Abstract:
The scavenging ability of cerium oxide nanoparticles (CeNPs) for reactive oxygen species has been intensively studied in the field of catalysis. However, the immunological impact of these particles has not yet been thoroughly investigated, despite intensive research indicating that modulation of the reactive oxygen species could potentially regulate cell fate and adaptive immune responses. In this study, we examined the intrinsic capability of CeNPs to induce tolerogenic dendritic cells via their reactive oxygen species-scavenging effect when the autoantigenic peptides were simply mixed with CeNPs. CeNPs effectively reduced the intracellular reactive oxygen species levels in dendritic cells in vitro, leading to the suppression of costimulatory molecules as well as NLRP3 inflammasome activation, even in the presence of pro-inflammatory stimuli. Subcutaneously administrated PEGylated CeNPs were predominantly taken up by antigen-presenting cells in lymph nodes and to suppress cell maturation in vivo. The administration of a mixture of PEGylated CeNPs and myelin oligodendrocyte glycoprotein peptides, a well-identified autoantigen associated with antimyelin autoimmunity, resulted in the generation of antigen-specific Foxp3+ regulatory T cells in mouse spleens. The induced peripheral regulatory T cells actively inhibited the infiltration of autoreactive T cells and antigen-presenting cells into the central nervous system, ultimately protecting animals from experimental autoimmune encephalomyelitis when tested using a mouse model mimicking human multiple sclerosis.
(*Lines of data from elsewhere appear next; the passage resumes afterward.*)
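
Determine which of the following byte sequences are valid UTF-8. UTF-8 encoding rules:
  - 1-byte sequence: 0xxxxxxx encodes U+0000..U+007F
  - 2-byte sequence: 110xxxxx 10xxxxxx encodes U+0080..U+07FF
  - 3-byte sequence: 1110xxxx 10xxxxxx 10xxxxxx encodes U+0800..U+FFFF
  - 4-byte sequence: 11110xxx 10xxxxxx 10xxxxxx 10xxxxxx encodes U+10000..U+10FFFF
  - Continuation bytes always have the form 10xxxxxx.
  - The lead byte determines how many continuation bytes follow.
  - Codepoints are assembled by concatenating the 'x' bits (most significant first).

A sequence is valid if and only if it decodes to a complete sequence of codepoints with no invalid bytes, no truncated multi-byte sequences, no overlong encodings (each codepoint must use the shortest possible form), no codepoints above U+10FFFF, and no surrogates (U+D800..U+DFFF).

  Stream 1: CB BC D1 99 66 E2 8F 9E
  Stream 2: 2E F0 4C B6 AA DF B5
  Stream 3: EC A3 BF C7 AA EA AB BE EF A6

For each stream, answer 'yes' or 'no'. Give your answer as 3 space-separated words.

Stream 1: decodes cleanly. VALID
Stream 2: error at byte offset 2. INVALID
Stream 3: error at byte offset 10. INVALID

Answer: yes no no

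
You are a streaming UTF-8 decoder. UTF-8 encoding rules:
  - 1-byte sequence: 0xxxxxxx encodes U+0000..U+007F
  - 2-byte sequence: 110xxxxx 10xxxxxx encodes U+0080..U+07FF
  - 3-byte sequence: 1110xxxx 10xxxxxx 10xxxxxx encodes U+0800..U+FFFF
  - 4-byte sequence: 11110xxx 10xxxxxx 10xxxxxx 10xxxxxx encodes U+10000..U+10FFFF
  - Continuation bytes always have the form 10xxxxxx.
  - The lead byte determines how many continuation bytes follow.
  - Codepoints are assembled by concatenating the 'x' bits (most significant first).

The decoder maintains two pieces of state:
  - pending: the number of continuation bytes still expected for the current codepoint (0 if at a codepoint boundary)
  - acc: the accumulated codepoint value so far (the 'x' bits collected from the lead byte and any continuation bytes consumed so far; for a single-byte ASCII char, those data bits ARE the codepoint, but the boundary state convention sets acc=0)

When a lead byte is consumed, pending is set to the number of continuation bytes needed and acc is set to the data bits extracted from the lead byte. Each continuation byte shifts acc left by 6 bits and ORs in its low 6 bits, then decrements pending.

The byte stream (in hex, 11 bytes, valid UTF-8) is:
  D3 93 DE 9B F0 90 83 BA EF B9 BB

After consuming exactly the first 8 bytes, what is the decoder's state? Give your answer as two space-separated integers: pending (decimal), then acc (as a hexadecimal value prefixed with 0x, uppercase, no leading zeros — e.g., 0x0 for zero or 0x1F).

Byte[0]=D3: 2-byte lead. pending=1, acc=0x13
Byte[1]=93: continuation. acc=(acc<<6)|0x13=0x4D3, pending=0
Byte[2]=DE: 2-byte lead. pending=1, acc=0x1E
Byte[3]=9B: continuation. acc=(acc<<6)|0x1B=0x79B, pending=0
Byte[4]=F0: 4-byte lead. pending=3, acc=0x0
Byte[5]=90: continuation. acc=(acc<<6)|0x10=0x10, pending=2
Byte[6]=83: continuation. acc=(acc<<6)|0x03=0x403, pending=1
Byte[7]=BA: continuation. acc=(acc<<6)|0x3A=0x100FA, pending=0

Answer: 0 0x100FA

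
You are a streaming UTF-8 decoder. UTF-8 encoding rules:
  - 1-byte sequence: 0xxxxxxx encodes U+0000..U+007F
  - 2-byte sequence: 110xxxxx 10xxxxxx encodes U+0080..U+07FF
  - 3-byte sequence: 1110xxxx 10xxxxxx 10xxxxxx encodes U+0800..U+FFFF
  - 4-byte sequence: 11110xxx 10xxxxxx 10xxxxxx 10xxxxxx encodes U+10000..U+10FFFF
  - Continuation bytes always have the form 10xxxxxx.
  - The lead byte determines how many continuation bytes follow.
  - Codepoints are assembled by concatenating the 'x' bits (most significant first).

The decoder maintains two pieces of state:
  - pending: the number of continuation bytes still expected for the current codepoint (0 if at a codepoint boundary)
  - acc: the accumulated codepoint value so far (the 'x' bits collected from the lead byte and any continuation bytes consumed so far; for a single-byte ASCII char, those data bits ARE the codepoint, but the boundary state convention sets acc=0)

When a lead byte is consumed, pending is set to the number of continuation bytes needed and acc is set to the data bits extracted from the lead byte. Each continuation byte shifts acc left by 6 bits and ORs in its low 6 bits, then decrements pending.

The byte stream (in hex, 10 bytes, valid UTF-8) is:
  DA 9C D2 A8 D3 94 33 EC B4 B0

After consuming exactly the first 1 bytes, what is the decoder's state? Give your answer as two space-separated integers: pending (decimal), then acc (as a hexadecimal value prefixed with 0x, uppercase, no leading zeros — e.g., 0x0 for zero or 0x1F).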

Overall, our findings reveal the potential of CeNPs for generating antigen-specific immune tolerance to prevent multiple sclerosis, opening an avenue to restore immune tolerance against specific antigens by simply mixing the well-identified autoantigens with the immunosuppressive CeNPs.
摘要:
氧化铈纳米颗粒(CeNPs)对活性氧的清除能力在催化领域得到了广泛的研究。然而,这些颗粒的免疫学影响尚未得到彻底研究,尽管大量研究表明,活性氧的调节可能潜在地调节细胞命运和适应性免疫反应。在这项研究中,我们检查了当自身抗原肽与CeNP简单混合时,CeNP通过其活性氧清除作用诱导耐受性树突状细胞的内在能力。CeNPs有效降低体外树突状细胞的细胞内活性氧水平,导致共刺激分子的抑制以及NLRP3炎性体的激活,即使在促炎刺激的存在。皮下施用的PEG化的CeNP主要被淋巴结中的抗原呈递细胞摄取,并在体内抑制细胞成熟。聚乙二醇化CeNP和髓鞘少突胶质细胞糖蛋白肽的混合物的给药,一种与抗髓鞘素自身免疫相关的公认的自身抗原,导致小鼠脾脏中产生抗原特异性Foxp3+调节性T细胞。诱导的外周调节性T细胞积极抑制自身反应性T细胞和抗原呈递细胞向中枢神经系统的浸润,当使用模拟人类多发性硬化症的小鼠模型进行测试时,最终保护动物免受实验性自身免疫性脑脊髓炎的影响。总的来说,我们的发现揭示了CeNPs产生抗原特异性免疫耐受以预防多发性硬化症的潜力,通过简单地将已明确鉴定的自身抗原与免疫抑制CeNP混合,为恢复针对特定抗原的免疫耐受开辟了一条途径。